6.54 +/- 12% gives you a range from 5.77 to 7.32.
You can't really say they performed differently because each of your calculated values falls within the other's error range anyway.
There's overlap. And that overlap excludes the possibility of them being different. "But 7.17 is worse than 6.54, so they must be different." The amount of uncertainty involved indicates both boxes are probably similar, at least as far as you can tell given the chosen sample size. There must be an absence of overlap in order to call them different with any certainty.
With a sample size of 100 the combined SD changes to 6.83, and the confidence interval changes:
6.83 +/- 8% gives you a range from 6.27 to 7.40.

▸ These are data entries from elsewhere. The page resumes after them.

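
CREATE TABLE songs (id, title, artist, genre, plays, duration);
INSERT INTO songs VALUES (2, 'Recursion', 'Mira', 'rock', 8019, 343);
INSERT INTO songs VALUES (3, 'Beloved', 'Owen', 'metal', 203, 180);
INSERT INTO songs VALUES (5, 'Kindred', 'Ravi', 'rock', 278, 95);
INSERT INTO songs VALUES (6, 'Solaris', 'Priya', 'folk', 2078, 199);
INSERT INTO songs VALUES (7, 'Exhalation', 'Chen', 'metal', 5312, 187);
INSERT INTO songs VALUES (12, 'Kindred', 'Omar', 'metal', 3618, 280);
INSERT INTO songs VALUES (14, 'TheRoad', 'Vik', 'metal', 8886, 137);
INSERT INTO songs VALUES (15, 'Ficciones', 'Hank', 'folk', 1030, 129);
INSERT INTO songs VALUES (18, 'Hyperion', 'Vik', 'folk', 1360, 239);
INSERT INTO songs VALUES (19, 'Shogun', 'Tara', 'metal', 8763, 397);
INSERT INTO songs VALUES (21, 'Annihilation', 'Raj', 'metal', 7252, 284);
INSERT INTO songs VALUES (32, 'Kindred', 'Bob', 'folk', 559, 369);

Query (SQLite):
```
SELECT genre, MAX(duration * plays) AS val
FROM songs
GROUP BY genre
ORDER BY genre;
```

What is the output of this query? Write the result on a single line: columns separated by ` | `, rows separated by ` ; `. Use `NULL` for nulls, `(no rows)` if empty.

For each row compute duration * plays.
Group by genre; take MAX of the expression per group.
  folk: ids {6, 15, 18, 32} → MAX(duration * plays)=413522
  metal: ids {3, 7, 12, 14, 19, 21} → MAX(duration * plays)=3478911
  rock: ids {2, 5} → MAX(duration * plays)=2750517

folk | 413522 ; metal | 3478911 ; rock | 2750517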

And in this case, an SD of 6.83 with the smaller confidence interval will tell you a better story concerning how consistent that ammo is than you get from looking at the two boxes separately. Looking at them separately involves accepting more error, more uncertainty, which is what that confidence interval tells you. That's how wide your error window is. The more you test, the smaller that interval gets. And the smaller that interval gets, the more confident you can be that your answer from your sample size will apply to the entire pool. And this is why I grouped all 100 shots from each lot together when I was comparing them, both for group size and for muzzle velocities. Spending $260 for a brick of it to test made sense before spending $2600 on a case of the stuff. And that $260 was enough to want to make sure that my test told me as much as it possibly could, so that I could say with as much confidence as possible that the answer I was looking at was as accurate as it could be. It was going to be a considerable purchase, and I wanted to make sure that if I was going to spend that much money that I was spending it as wisely as possible. I'd rather know the actual answer is probably somewhere between 6.27 and 7.40 than somewhere between 5.77 and 8.02.

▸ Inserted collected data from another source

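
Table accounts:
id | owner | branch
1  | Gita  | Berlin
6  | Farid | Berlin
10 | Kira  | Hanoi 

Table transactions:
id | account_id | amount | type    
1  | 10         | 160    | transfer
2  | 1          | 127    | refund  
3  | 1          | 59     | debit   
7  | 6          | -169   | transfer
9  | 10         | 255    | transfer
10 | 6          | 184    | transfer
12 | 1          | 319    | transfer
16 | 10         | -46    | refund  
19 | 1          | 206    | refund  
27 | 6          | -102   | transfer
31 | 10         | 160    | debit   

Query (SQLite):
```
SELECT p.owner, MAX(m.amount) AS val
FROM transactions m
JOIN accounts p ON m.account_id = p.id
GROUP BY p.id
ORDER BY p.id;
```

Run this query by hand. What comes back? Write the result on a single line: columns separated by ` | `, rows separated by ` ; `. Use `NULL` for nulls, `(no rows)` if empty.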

Taking another look at your RWS numbers, with one rifle you have a sample size of 396 shots. Combining those SDs into one gives an overall SD of 9.544, and a sample size of 396 gives you a pretty nice confidence interval of (0.958833, 1.041577).
9.544 * 0.958833 = 9.1511
9.544 * 1.041577 = 9.9408
So you can be very confident that your entire lot of ammo shot from that gun has an SD in the range of 9.1511 to 9.9408, for the entire lot, with an average velocity of 1099.1515 fps, based on your large 396-shot sample size.